Toronto’s Chinatown West is currently undergoing socio-spatial restructuring through intertwined processes of redevelopment, gentrification, and commercial change. In this talk, Zheng will examine how the presence of urban universities are triggering much of this transformation. Building on recent global debates about universities and the role of students in neighborhood change, Zheng will unpack the effect of higher concentration of students on residential typologies and commercial change; and second, the politics of studentification in Chinatown West.
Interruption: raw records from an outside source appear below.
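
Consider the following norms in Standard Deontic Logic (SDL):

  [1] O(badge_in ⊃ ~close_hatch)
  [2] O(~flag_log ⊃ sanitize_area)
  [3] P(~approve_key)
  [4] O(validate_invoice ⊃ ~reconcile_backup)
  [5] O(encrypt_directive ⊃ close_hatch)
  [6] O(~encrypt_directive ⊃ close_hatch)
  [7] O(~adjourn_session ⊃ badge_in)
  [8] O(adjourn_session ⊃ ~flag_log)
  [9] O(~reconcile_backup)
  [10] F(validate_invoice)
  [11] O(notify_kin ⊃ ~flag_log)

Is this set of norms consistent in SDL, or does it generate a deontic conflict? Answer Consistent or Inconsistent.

Consistent

Premise 4 is O(validate_invoice ⊃ ~reconcile_backup); even if O(~reconcile_backup) held, inferring O(validate_invoice) would be affirming the consequent — invalid.
So O(validate_invoice) is not derivable, and the apparent clash with O(~validate_invoice) does not arise.
A world satisfying every obligation exists (e.g. adjourn_session=true, approve_key=false, badge_in=false, close_hatch=true, encrypt_directive=false, flag_log=false, notify_kin=false, reconcile_backup=false, sanitize_area=true, validate_invoice=false); no atom is both obligatory and forbidden, so the set is consistent.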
The findings indicate that vertical studentification occurs on both the residential and commercial boundaries of Chinatown. Similarly, an analysis of changes in the commercial orientation and employment patterns of Chinatown shows a move away from employment in retail and offices, into food services and part-time job opportunities catering to youth. Finally, we discuss how the growing intake of international students—particularly from China—in proximity to Chinatown creates new tensions and diverse reactions to neighbourhood change within the existing Chinese community. While some entrepreneurial community members, particularly those representing the business community are pro-growth, other long-term residents are concerned about the displacement caused by studentification and organize to contest new developments. The community responses from the long-term Chinese residents and other members of Chinese diaspora raise important questions on the future of Chinatown, who is Chinatown for, and how might a historically marginalized neighborhood be preserved in a rapidly growing city. The findings also question the idea of authenticity in urban planning, and moreover, and what exactly is an authentic Chinatown?
Corals Zheng is a Planner at ERA Architects where she works on a broad range of heritage conservation and planning projects. Previously, she worked at urban research think tanks and the City of Toronto. Her research interests include historic Chinatowns, Toronto’s student housing market, and public engagement with underrepresented communities.